Take a Veteran to School Day is not only a day to honor all veterans that have served in the United States Armed Forces, but also a day to teach the students at Cinnaminson Middle School about community involvement, respect and selfless acts.
On Tuesday, Nov. 12, the eighth-grade student body and the middle school’s student council invited veterans, superintendent Stephen Capello, members of VFW Post 3020 and other members of the community to the 7th Annual Take a Veteran to School Day.
“Every year, I am reminded of how touching and important this ceremony is for all of the veterans, but particularly because of the eighth-grade students,” said Cinnaminson Middle School Principal Hamm Kolev. “For some of us, we could have been in our second decade of attending this event, but it’s important to remember that each year there are 200 fresh-minded eighth-graders that are experiencing this for the first time.”
Seven years ago, Cinnaminson changed the format of the event to make it a more student-oriented day. Instead of having several adults go up to the podium to speak about Veteran’s Day, the event was mostly run by the student council.
Last Tuesday, student council members got up to read passages about the history of the pledge of allegiance and Veteran’s Day. The Cinnaminson Select Singers and the eighth-grade band performed the national anthem, the United States Armed Forces Salute and “Bunker Hill March” by John Edmondson.

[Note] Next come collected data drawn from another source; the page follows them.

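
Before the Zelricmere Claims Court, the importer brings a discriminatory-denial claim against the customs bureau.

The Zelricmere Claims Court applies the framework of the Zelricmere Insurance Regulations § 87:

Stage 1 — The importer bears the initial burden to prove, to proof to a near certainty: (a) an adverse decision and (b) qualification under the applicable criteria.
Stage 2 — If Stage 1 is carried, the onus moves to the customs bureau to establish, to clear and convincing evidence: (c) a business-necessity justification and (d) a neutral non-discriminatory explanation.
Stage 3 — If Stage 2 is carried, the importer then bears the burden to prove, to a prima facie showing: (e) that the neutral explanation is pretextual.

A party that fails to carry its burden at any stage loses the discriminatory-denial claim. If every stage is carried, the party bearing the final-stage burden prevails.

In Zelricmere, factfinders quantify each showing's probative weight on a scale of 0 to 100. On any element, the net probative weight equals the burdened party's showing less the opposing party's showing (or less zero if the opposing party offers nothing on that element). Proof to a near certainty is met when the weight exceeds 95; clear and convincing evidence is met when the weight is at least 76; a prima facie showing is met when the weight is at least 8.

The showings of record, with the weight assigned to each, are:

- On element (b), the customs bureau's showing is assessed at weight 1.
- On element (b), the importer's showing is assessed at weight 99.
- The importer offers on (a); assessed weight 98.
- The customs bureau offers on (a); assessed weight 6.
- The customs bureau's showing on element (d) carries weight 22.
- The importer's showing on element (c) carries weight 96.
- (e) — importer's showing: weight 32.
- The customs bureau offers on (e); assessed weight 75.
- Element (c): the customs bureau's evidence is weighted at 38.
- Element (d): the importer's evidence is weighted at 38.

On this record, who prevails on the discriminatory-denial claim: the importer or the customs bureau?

customs bureau

Stage 1 — burden on importer; standard: proof to a near certainty (weight exceeds 95).
    (a): 98 − 6 = 92 ≤ 95 [not met]
    (b): 99 − 1 = 98 > 95 [met]
  Not every element is met, so the importer fails to carry Stage 1.
The customs bureau prevails.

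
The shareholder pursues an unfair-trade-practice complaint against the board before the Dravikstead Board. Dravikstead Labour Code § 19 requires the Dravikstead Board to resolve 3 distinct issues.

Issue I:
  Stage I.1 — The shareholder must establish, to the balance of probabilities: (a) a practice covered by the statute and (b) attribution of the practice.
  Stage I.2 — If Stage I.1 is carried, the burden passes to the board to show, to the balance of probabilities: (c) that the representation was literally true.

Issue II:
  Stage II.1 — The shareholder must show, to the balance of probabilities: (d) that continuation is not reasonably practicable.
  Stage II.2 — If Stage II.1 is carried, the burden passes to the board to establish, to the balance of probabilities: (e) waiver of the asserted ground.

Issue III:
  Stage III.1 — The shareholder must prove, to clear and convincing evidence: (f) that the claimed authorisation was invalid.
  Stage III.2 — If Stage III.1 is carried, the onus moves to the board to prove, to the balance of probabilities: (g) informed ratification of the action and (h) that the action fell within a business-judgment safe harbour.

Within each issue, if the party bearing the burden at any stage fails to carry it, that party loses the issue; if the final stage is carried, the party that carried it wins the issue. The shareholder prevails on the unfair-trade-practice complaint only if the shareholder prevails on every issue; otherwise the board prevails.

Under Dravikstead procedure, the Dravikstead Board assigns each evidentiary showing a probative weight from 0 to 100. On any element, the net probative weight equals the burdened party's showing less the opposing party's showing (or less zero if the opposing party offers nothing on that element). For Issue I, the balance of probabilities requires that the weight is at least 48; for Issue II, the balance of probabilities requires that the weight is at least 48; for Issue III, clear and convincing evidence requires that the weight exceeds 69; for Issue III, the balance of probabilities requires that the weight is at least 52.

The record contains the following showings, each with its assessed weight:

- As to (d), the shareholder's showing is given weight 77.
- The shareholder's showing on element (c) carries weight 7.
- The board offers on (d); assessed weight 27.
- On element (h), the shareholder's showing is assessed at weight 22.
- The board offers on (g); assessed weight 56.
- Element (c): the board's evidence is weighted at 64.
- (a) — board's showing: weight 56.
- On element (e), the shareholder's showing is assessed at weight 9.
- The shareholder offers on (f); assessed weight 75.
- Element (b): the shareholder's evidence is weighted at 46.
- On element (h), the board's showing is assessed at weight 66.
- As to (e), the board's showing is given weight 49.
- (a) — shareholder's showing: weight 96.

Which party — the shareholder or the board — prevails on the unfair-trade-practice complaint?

board

— Issue I —
Stage I.1 — burden on shareholder; standard: the balance of probabilities (weight is at least 48).
    (a): 96 − 56 = 40 < 48 [not met]
    (b): 46 < 48 [not met]
  The shareholder does not carry Stage I.1.
The board prevails on this issue.
— Issue II —
Stage II.1 — burden on shareholder; standard: the balance of probabilities (weight is at least 48).
    (d): 77 − 27 = 50 ≥ 48 [met]
  All elements met. The burden passes to the board.
Stage II.2 — burden on board; standard: the balance of probabilities (weight is at least 48).
    (e): 49 − 9 = 40 < 48 [not met]
  The board does not carry Stage II.2.
So the shareholder prevails on this issue.
— Issue III —
Stage III.1 — burden on shareholder; standard: clear and convincing evidence (weight exceeds 69).
    (f): 75 > 69 [met]
  The shareholder carries Stage III.1; the board now bears the burden.
Stage III.2 — burden on board; standard: the balance of probabilities (weight is at least 52).
    (g): 56 ≥ 52 [met]
    (h): 66 − 22 = 44 < 52 [not met]
  Not every element is met, so the board fails to carry Stage III.2.
The analysis ends at Stage III.2; the shareholder prevails on this issue.
Per-issue: Issue I → board; Issue II → shareholder; Issue III → shareholder. The shareholder must prevail on every issue; overall, the board prevails.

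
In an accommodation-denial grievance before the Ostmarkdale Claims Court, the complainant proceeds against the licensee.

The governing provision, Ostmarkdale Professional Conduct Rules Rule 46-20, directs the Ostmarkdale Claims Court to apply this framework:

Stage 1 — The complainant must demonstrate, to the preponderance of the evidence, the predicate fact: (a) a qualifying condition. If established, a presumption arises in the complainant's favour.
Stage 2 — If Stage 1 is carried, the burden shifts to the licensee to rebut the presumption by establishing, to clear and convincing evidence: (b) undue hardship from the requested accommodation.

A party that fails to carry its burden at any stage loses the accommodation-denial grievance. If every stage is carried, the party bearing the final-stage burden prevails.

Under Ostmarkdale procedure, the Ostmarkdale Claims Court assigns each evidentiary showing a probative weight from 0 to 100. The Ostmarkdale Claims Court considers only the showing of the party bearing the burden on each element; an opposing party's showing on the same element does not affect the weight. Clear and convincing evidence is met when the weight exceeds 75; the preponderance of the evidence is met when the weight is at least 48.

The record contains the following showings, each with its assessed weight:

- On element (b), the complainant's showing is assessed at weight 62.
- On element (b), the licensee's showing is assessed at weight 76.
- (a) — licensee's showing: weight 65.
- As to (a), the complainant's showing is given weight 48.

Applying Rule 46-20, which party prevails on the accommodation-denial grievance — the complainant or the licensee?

licensee

Stage 1 (complainant, the preponderance of the evidence, weight is at least 48): (a) 48 (licensee's 65 disregarded) ≥ 48 — meets.
  The complainant carries Stage 1; the licensee now bears the burden.
Stage 2 (licensee, clear and convincing evidence, weight exceeds 75): (b) 76 (complainant's 62 disregarded) > 75 — meets.
  Stage 2 carried; the final stage is satisfied.
Every stage carried; the licensee prevails.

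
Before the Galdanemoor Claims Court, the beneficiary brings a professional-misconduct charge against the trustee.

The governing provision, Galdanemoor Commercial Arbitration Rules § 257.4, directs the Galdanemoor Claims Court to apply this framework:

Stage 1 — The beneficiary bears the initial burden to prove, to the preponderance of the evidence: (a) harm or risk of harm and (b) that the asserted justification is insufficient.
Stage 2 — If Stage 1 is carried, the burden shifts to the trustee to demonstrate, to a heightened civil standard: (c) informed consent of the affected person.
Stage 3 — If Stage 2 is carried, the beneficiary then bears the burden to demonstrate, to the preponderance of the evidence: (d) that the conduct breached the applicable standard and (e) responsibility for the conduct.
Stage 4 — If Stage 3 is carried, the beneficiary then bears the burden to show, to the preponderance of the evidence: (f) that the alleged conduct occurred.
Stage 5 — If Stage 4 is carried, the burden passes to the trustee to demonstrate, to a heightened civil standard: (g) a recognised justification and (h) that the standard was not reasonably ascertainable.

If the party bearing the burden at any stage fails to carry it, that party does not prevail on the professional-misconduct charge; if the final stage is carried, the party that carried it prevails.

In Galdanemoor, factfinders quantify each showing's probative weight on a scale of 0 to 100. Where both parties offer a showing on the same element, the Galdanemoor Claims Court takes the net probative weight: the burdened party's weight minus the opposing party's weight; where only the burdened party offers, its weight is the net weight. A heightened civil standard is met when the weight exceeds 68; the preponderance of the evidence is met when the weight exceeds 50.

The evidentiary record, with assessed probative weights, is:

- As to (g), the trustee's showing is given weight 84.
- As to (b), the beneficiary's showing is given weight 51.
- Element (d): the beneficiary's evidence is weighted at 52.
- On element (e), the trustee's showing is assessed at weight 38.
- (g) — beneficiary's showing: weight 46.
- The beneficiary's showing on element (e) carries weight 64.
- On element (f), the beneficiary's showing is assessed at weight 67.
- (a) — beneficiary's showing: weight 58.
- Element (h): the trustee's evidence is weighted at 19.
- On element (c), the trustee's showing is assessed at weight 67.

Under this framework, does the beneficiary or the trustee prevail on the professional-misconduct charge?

beneficiary

Stage 1 (beneficiary, the preponderance of the evidence, weight exceeds 50): (a) 58 > 50 — meets; (b) 51 > 50 — meets.
  Stage 1 carried; the burden shifts to the trustee.
Stage 2 (trustee, a heightened civil standard, weight exceeds 68): (c) 67 ≤ 68 — fails.
  The trustee does not carry Stage 2.
The beneficiary prevails.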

The only adult to go to the podium during the ceremony was Kolev, who took time to thank everyone that attended, but also posed a question to the students.
“Speaking as a veteran, I will not presume to speak for all veterans, but there are many things that veterans have in common,” Kolev said. “Veterans do not serve for the accolades of their fellow citizens, although they deserve them. Veterans don’t serve for the great pay and benefits, although they deserve to be taken care of for their sacrifices. Veterans don’t serve because they have a hero complex, although many have shown great heroism.
“Veterans don’t serve for the travel, although they have been to every corner of the world to protect our freedom,” Kolev continued. “So why do generations after generations join the armed forces and risk life and limb, risk separation from their families, teammates and friends and risk years away in foreign countries? The answer to this is because veterans serve because their country needed them. They served for the greater good. They served for selfless reasons that at the time may seem irrational to others. They serve for the love of the country. They serve for us.”
According to Cinnaminson Middle School teacher and student council advisor Melissa DeClementi, ceremonies like this urge students to get involved with and get to know their community.
“Our programs continue to grow each year and it’s really been by word of mouth,” DeClementi said. “It’s cool some people are from the town, but we had people fly in for the event. It’s neat that people show this much appreciation for veterans.”